Mossy fiber projections from the nucleus of the basal optic root (nBOR) and lentiformis mesencephali (LM) to the zebrin (ZII) stripes in folium IXcd. (A) and (B) Show injections of green and red biotinylated dextran amine in nBOR and LM, respectively. (C) Shows a coronal section through IXcd reacted for ZII. The green terminal labeling from the nBOR is clustered adjacent to the ZII immunopositive (ZII+ve) stripes. (D) Shows a reconstruction of folium IXcd from serial sections. Each green and red dot represents a labeled terminal rosette from the injections in nBOR and LM, respectively, and the ZII+ve stripes are indicated in black. Note that most of the labeling is adjacent to the ZII+ve stripes. From Pakan et al. (2010). ?: Small immunopositive satellite band one to two Purkinje cells wide in the middle of P1−; Scale bars: (A,B) = 200 μm; (C) = 100 μm.

Figure 11

Mossy fiber projections to the posterior cerebellum. From an injection of green LumaFluor in folium VII, retrogradely labeled cells were found in the medial subnucleus of lentiformis mesencephali (LMm) (A) and the potine nuclei (B).

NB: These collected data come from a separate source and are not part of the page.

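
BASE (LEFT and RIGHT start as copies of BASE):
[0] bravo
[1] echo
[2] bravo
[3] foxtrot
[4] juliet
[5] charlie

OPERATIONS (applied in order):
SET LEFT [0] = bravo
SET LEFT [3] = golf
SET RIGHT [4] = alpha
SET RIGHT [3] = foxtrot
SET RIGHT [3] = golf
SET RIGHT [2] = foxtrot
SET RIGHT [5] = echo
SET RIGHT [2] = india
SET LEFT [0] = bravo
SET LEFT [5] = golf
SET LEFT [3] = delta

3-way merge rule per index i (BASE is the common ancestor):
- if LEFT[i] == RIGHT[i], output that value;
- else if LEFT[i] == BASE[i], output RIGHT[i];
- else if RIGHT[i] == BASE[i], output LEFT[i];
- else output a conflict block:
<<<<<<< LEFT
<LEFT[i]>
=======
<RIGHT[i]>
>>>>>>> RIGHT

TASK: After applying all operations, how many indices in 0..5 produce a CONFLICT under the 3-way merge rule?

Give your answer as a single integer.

Answer: 2

Derivation:
Final LEFT:  [bravo, echo, bravo, delta, juliet, golf]
Final RIGHT: [bravo, echo, india, golf, alpha, echo]
i=0: L=bravo R=bravo -> agree -> bravo
i=1: L=echo R=echo -> agree -> echo
i=2: L=bravo=BASE, R=india -> take RIGHT -> india
i=3: BASE=foxtrot L=delta R=golf all differ -> CONFLICT
i=4: L=juliet=BASE, R=alpha -> take RIGHT -> alpha
i=5: BASE=charlie L=golf R=echo all differ -> CONFLICT
Conflict count: 2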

From an injection of red LumaFluor in folium IXcd, cells were labeled in nBOR (not shown) and the lateral subnucleus of LM (A). (C) Shows the relative proportion of cells labeled in LMm (gray bars) and LMl (black bars) from injections in IXcd (left) and folia VI–VIII (right), collapsed from several cases. (D) Shows how in VI–VIII there is an integration of optic flow information, from LMm, with local motion information from a tecto-pontine system. From Pakan and Wylie (2006). LMi: intercalated subnucleus of LM. Scale bars: (A,B) = 100 μm.